Her work with collage led her to create her newest body of work,  her series “The Ecclectics,” below, which she developed using planned geometric shapes that she juxtaposes to one another.  This pre-planning differentiates her work in this exhibition from previous projects. “What makes these paintings different from my other work is the addition of free-floating spray-painted lines, patterned geometric shapes, and an adventurous color range that I have not used before,” she attests.

Each of these works once again exhibits a rich texturality that captures movement both in line and through color gradations. The paintings are like watching the shifting contours and colors of a sunset sky,  but instad of those colors changing due to the passage of time, they shift from engaging in deeper contemplation of the works, which manifest light and shadow in varied strands to create a sense of luminosity and depth.

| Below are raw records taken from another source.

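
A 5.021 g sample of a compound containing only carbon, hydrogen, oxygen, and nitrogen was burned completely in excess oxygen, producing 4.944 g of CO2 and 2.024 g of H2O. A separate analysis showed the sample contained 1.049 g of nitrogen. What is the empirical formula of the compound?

C3H6N2O4

mol C = 4.944 / 44.01 = 0.1123; mass C = 0.1123 × 12.01 = 1.349 g
mol H = 2 × (2.024 / 18.02) = 0.2246; mass H = 0.2246 × 1.008 = 0.2264 g
mol N = 1.049 / 14.01 = 0.07488
mass O = 5.021 − (2.625) = 2.396 g → mol O = 0.1498
Smallest is N at 0.07488 mol; normalising gives C 1.500, H 3.000, N 1.000, O 2.000
×2: C 3.00, H 6.00, N 2.00, O 4.00 → C3H6N2O4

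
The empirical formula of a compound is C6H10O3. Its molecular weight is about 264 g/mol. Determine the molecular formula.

C12H20O6

Empirical-formula mass = 130.14 g/mol
n = 264 / 130.14 = 2.03 ≈ 2
Molecular formula = (C6H10O3)2 = C12H20O6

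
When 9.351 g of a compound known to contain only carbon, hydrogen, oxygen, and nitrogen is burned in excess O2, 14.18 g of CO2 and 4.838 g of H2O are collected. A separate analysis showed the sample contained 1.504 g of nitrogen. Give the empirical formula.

mol C = 14.18 / 44.01 = 0.3222; mass C = 0.3222 × 12.01 = 3.870 g
mol H = 2 × (4.838 / 18.02) = 0.5370; mass H = 0.5370 × 1.008 = 0.5413 g
mol N = 1.504 / 14.01 = 0.1074
mass O = 9.351 − (5.915) = 3.436 g → mol O = 0.2148
Ratios (÷ 0.1074): C 3.001, H 5.002, N 1.000, O 2.001
≈ 3:5:1:2 → C3H5NO2

C3H5NO2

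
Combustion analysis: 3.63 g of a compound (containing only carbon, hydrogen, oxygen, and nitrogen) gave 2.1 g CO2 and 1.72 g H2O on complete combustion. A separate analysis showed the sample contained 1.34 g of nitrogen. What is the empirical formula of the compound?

CH4N2O2

mol C = 2.1 / 44.01 = 0.04772; mass C = 0.04772 × 12.01 = 0.5731 g
mol H = 2 × (1.72 / 18.02) = 0.1909; mass H = 0.1909 × 1.008 = 0.1924 g
mol N = 1.34 / 14.01 = 0.09565
mass O = 3.63 − (2.106) = 1.524 g → mol O = 0.09528
Ratios (÷ 0.04772): C 1.000, H 4.001, N 2.004, O 1.997
Ratio ≈ 1:4:2:2, so the empirical formula is CH4N2O2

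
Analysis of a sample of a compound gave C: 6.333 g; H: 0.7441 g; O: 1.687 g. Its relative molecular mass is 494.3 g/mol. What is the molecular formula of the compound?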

Saint-Oyant continues to work with oils, drawn to the range of color and the infinite subtleties of color that oil offers her. She describes the medium as providing her with a “greater range” of color and texture than acrylic or other mediums.

Despite having once considered putting painted work aside, she finds that painting today is “still an exciting and innovative medium that has a lot to offer. I want my work to make people curious and inquisitive,” she says. “Painting is an adventurous endeavor that I will always pursue. For me it is a way to answer existential questions, to fully express myself in a completely personal and independent way. I am currently working on a series that I call ‘Les Sauvages’, which is more gestural and expressionist. “

The exhibition is on view at LAAA’s Gallery 825, located at 825 N. La Cienega in West Hollywood, through October 18th.

Along with Saint-Oyant’s lush work, also on view are three other solo exhibitions: Lousine Hogtanian’s Inside Out; Lori Markman’s Magical Landscapes; and Laura Van Duren’s Revelers.